Wheeler set out the bank's thinking in a speech to the Canterbury Employers' Chamber of Commerce a week after he shifted monetary policy to neutral and said the next move in rates could be up or down. He said the biggest risks to the New Zealand economy, which is "performing well", are uncertainties over China's economy and four key prices - dairy, crude oil, houses and the exchange rate.
A supply side driven drop in the price of crude oil to around US$50 a barrel would deliver a $2.3 billion reduction in the cost of New Zealand's annual petroleum imports, amounting to 1 percent of nominal gross domestic product compared to mid-2014 levels. That amounts to a $600 annual increase to a household's disposable income, Wheeler said.
"Some commentators have suggested a cut in interest rates would be appropriate at this stage," Wheeler said. "With a sizeable positive supply side shock, such as a major fall in the price of oil, a cut in interest rates can be appropriate if there is sufficient capacity to accommodate additional demand."
A rate cut could also be warranted if domestic demand and price pressures fell further, perhaps in response to drought or some external economic event, he said.

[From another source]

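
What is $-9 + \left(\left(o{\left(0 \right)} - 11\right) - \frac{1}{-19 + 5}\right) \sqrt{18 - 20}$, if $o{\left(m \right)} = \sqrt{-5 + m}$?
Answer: $-9 - \sqrt{10} - \frac{153 i \sqrt{2}}{14} \approx -12.162 - 15.455 i$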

"However, in our current situation there are important considerations why a period of OCR stability is the most prudent," Wheeler said today. While falling commodity prices reduce headline inflation for a period they don't deliver sustained weaker inflation.
Headline inflation in New Zealand also doesn't reflect underlying cost pressure in the non-tradables sector, and the bank's medium term forecasts and measures of core inflation "are well within the target band," he said.
He noted New Zealand is the only advanced economy with a positive output gap the past two years, a falling jobless rate, strong migration, strong labour force participation and upbeat business and consumer sentiment. The country has also experienced an effective easing in credit conditions, with declines in fixed rate mortgages "at a time when we have financial stability concerns about accelerating house prices in Auckland."
Wheeler said the bank "will continue to monitor housing developments carefully, and the role that the banking system may be playing in contributing to pricing pressures in the housing market.
"We will be talking more about the housing market over the next few months," he said. While the bank's loan-to-value restrictions helped constrain demand, house price inflation "appears to be increasing again in Auckland due to rising household incomes, falling interest rates on fixed rate mortgages, strong migration inflows and continued market tightness."
Wheeler repeated that the New Zealand dollar "remains unjustified in terms of current economic conditions" and is "unsustainable in terms of New Zealand's long-term economic fundamentals."
The New Zealand dollar was recently at 73.70 US cents, from 73.35 cents immediately before the 1pm release of the speech.